A research framework called STELLA can run language-model-based human activity recognition directly on a phone or edge device, no cloud required.
Most LLM approaches to recognizing human movement — walking, running, sitting — feed raw accelerometer and gyroscope data into a model as long text prompts, then lean on cloud infrastructure to handle the compute. STELLA flips the bottleneck. A lightweight hierarchical tokenizer compresses multi-channel sensor readings into a compact set of latent tokens, which get projected into the embedding space of a frozen, pretrained LLM. The model never gets fine-tuned; only the tokenizer adapts. Tested across seven public datasets and eight benchmark settings, it improved over prior methods by up to 11.83% F1. On-device personalization — adapting just the tokenizer on a small sample of user-labeled data — added up to another 21.91% F1 gain as more data accumulated.

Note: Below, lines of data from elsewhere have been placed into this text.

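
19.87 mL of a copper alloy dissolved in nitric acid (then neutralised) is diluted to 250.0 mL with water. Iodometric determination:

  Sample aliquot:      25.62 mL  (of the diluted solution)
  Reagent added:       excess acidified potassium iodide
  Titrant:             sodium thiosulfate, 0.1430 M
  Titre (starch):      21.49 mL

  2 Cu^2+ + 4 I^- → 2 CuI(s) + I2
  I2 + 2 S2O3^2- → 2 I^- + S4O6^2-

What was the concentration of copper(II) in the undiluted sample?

n(S2O3^2-) = 0.02149 × 0.1430 = 3.073 × 10^-3 mol
n(I2) = n(S2O3^2-)/2 = 1.537 × 10^-3 mol
From the 2:1 ratio, n(Cu2+) in the aliquot = 2/1 × 1.537 × 10^-3 = 3.073 × 10^-3 mol
[Cu2+]_dilute = 3.073 × 10^-3 / 0.02562 = 0.1199 mol/L
[Cu2+]_original = 0.1199 × 250.0/19.87 = 1.509 mol/L

1.509 M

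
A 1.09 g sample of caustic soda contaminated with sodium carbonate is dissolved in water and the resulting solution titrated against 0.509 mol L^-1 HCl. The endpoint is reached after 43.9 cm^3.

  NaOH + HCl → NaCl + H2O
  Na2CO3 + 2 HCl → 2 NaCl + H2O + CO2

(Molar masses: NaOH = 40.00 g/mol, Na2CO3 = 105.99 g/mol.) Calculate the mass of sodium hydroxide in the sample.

n(HCl) = 0.0439 × 0.509 = 0.0223 mol
Let x = n(NaOH), y = n(Na2CO3).
Titrant: 1x + 2y = 0.0223;  mass: 40.00x + 105.99y = 1.09
Solving, x = 7.25 × 10^-3 mol, y = 7.55 × 10^-3 mol
mass of NaOH = 7.25 × 10^-3 × 40.00 = 0.290 g

0.290 g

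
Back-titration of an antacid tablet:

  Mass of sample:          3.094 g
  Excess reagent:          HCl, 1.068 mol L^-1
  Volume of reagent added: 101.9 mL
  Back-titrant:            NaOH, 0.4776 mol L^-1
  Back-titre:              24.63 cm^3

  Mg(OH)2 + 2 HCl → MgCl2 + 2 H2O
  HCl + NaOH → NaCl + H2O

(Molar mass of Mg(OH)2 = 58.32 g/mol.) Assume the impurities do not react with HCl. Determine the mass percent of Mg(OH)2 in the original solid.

n(HCl) added = 0.1019 × 1.068 = 0.1088 mol
n(NaOH) used in back-titration = 0.02463 × 0.4776 = 0.01176 mol
n(HCl) left over = 0.01176 mol (1:1 ratio)
n(HCl) consumed by analyte = 0.1088 − 0.01176 = 0.09707 mol
From the 1:2 ratio, n(Mg(OH)2) = 1/2 × 0.09707 = 0.04853 mol
mass of Mg(OH)2 = 0.04853 × 58.32 = 2.830 g
% Mg(OH)2 = 2.830 / 3.094 × 100 = 91.48 %

91.48 %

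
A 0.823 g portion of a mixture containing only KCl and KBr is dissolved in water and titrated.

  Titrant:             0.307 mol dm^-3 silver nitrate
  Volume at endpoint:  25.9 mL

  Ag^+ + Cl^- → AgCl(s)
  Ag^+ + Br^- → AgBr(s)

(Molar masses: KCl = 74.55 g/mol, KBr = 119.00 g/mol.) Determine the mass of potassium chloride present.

0.207 g

n(AgNO3) = 0.0259 × 0.307 = 7.95 × 10^-3 mol
Let x = n(KCl), y = n(KBr).
Titrant: 1x + 1y = 7.95 × 10^-3;  mass: 74.55x + 119.00y = 0.823
Solving, x = 2.77 × 10^-3 mol, y = 5.18 × 10^-3 mol
mass of KCl = 2.77 × 10^-3 × 74.55 = 0.207 g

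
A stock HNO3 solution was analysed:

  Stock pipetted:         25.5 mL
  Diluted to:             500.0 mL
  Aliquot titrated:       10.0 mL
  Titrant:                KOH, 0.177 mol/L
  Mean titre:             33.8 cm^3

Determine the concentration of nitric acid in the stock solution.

HNO3 + KOH → KNO3 + H2O
n(KOH) = 0.0338 × 0.177 = 5.98 × 10^-3 mol
n(HNO3) in the aliquot = 5.98 × 10^-3 mol (1:1 ratio)
[HNO3]_dilute = 5.98 × 10^-3 / 0.0100 = 0.598 mol/L
Dilution factor = 500.0 / 25.5 = 19.61
[HNO3]_stock = 0.598 × 19.61 = 11.7 mol/L

11.7 mol/L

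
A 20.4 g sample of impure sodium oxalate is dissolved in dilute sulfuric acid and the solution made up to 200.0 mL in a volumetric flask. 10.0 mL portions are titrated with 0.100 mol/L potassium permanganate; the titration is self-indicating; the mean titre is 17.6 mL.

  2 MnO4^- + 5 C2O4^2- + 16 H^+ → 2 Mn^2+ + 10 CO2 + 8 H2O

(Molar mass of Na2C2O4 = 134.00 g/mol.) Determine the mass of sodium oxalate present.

11.8 g

n(KMnO4) per titration = 0.0176 × 0.100 = 1.76 × 10^-3 mol
From the 5:2 ratio, n(Na2C2O4) in each aliquot = 5/2 × 1.76 × 10^-3 = 4.40 × 10^-3 mol
n(Na2C2O4) in the whole flask = 4.40 × 10^-3 × 200.0/10.0 = 0.0880 mol
mass of Na2C2O4 = 0.0880 × 134.00 = 11.8 g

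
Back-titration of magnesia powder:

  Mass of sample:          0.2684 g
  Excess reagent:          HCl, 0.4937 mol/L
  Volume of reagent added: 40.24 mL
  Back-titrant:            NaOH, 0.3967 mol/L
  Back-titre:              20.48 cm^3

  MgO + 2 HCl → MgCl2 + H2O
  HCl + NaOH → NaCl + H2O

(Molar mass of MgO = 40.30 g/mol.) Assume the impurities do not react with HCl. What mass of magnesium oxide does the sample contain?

n(HCl) added = 0.04024 × 0.4937 = 0.01987 mol
n(NaOH) used in back-titration = 0.02048 × 0.3967 = 8.124 × 10^-3 mol
n(HCl) left over = 8.124 × 10^-3 mol (1:1 ratio)
n(HCl) consumed by analyte = 0.01987 − 8.124 × 10^-3 = 0.01174 mol
From the 1:2 ratio, n(MgO) = 1/2 × 0.01174 = 5.871 × 10^-3 mol
mass of MgO = 5.871 × 10^-3 × 40.30 = 0.2366 g

0.2366 g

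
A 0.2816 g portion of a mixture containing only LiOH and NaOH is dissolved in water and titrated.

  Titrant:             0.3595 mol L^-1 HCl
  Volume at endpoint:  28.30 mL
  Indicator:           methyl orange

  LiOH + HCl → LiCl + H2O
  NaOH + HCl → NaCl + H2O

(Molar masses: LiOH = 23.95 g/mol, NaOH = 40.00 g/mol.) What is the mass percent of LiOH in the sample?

n(HCl) = 0.02830 × 0.3595 = 0.01017 mol
Let x = n(LiOH), y = n(NaOH).
Titrant: 1x + 1y = 0.01017;  mass: 23.95x + 40.00y = 0.2816
Solving, x = 7.810 × 10^-3 mol, y = 2.364 × 10^-3 mol
mass of LiOH = 7.810 × 10^-3 × 23.95 = 0.1871 g
% LiOH = 0.1871 / 0.2816 × 100 = 66.43 %

66.43 %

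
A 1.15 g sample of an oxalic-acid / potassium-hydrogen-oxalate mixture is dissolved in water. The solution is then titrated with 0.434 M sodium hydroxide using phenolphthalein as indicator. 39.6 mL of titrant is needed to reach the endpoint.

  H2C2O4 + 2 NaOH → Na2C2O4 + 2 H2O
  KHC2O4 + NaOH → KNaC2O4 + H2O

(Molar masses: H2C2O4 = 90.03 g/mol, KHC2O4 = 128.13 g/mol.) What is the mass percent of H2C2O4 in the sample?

n(NaOH) = 0.0396 × 0.434 = 0.0172 mol
Let x = n(H2C2O4), y = n(KHC2O4).
Titrant: 2x + 1y = 0.0172;  mass: 90.03x + 128.13y = 1.15
Solving, x = 6.33 × 10^-3 mol, y = 4.53 × 10^-3 mol
mass of H2C2O4 = 6.33 × 10^-3 × 90.03 = 0.570 g
% H2C2O4 = 0.570 / 1.15 × 100 = 49.5 %

49.5 %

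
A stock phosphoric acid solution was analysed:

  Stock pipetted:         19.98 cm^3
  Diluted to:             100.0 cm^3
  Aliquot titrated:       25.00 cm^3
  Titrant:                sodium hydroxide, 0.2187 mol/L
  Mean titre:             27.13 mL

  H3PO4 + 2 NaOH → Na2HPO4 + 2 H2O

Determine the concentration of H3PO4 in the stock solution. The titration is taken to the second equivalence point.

0.5939 mol/L

n(NaOH) = 0.02713 × 0.2187 = 5.933 × 10^-3 mol
From the 1:2 ratio, n(H3PO4) in the aliquot = 1/2 × 5.933 × 10^-3 = 2.967 × 10^-3 mol
[H3PO4]_dilute = 2.967 × 10^-3 / 0.02500 = 0.1187 mol/L
Dilution factor = 100.0 / 19.98 = 5.005
[H3PO4]_stock = 0.1187 × 5.005 = 0.5939 mol/L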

The privacy angle here is real, not marketing. Keeping sensor data, the retrieval context, and the LLM all on-device removes the exposure window that comes with streaming biometric movement data to a server. For health monitoring or assistive technology, that matters more than benchmark numbers.
Activity recognition has been a graveyard for "we'll just use a bigger model" thinking — cloud-dependent LLM pipelines trade accuracy for a latency and privacy bill users never agreed to pay. STELLA's bet is that smarter tokenization is worth more than model scale, and the benchmarks at least support the opening argument.